17% use social networks to discover new TV shows


By The Drum Team, Editorial

March 9, 2012 | 2 min read

17% of the public use social networks to discover new TV shows and be alerted to programmes that are currently on and being talked about, a Social TV Trends Report - Part Two by Diffusion PR.

This comes as it was revealed yesterday that Channel 4 is unveiling a new channel, 4seven, which will show programmes which have received the most buzz on social media over the past seven days.

The research also found 39% of 18-24 year olds are using social media to guide them in their TV choices, while a third of this age group said that they would be most likely to talk online about a TV show if they saw friends already talking about it online. However, only 10% said they would be more likely to comment on a show online if its hashtag was shown at the beginning of the programme.

Diffusion’s survey of 2,025 GB adults found that 12% of British TV viewers are engaged in social commentary online while watching TV because it is a way to connect with friends and contacts through similar interest, whilst one in 10 do so because it adds information and fresh perspectives on what they’re watching.

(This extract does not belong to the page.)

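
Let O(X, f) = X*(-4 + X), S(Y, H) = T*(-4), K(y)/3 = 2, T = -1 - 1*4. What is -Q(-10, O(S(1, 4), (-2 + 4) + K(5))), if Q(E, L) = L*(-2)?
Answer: 640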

Despite some shows choosing to promote heavily on Facebook, it was discovered that only 4% of TV viewers claim they would be more likely to talk about a show online if they had seen Facebook adverts about the show in question, compared to 17% who would be influenced by online discussion by peers.

Tom Malcolm, Diffusion’s head of consumer, said: “These real-time, online discussions of TV shows on social media mark the end of the water cooler effect and a fundamental change in the way Brits watch, share and interact with TV.

“Although a number of broadcasters have invested heavily in Facebook advertising to boost viewing figures, the new research highlights that most effective means of boosting viewing figures is discussion generation which is aided by strong community management and influencer engagement. Advertising alone is no longer enough; the social television viewer is increasingly looking for third party endorsement and it’s vital that broadcasters get their audiences talking about their shows positively online.”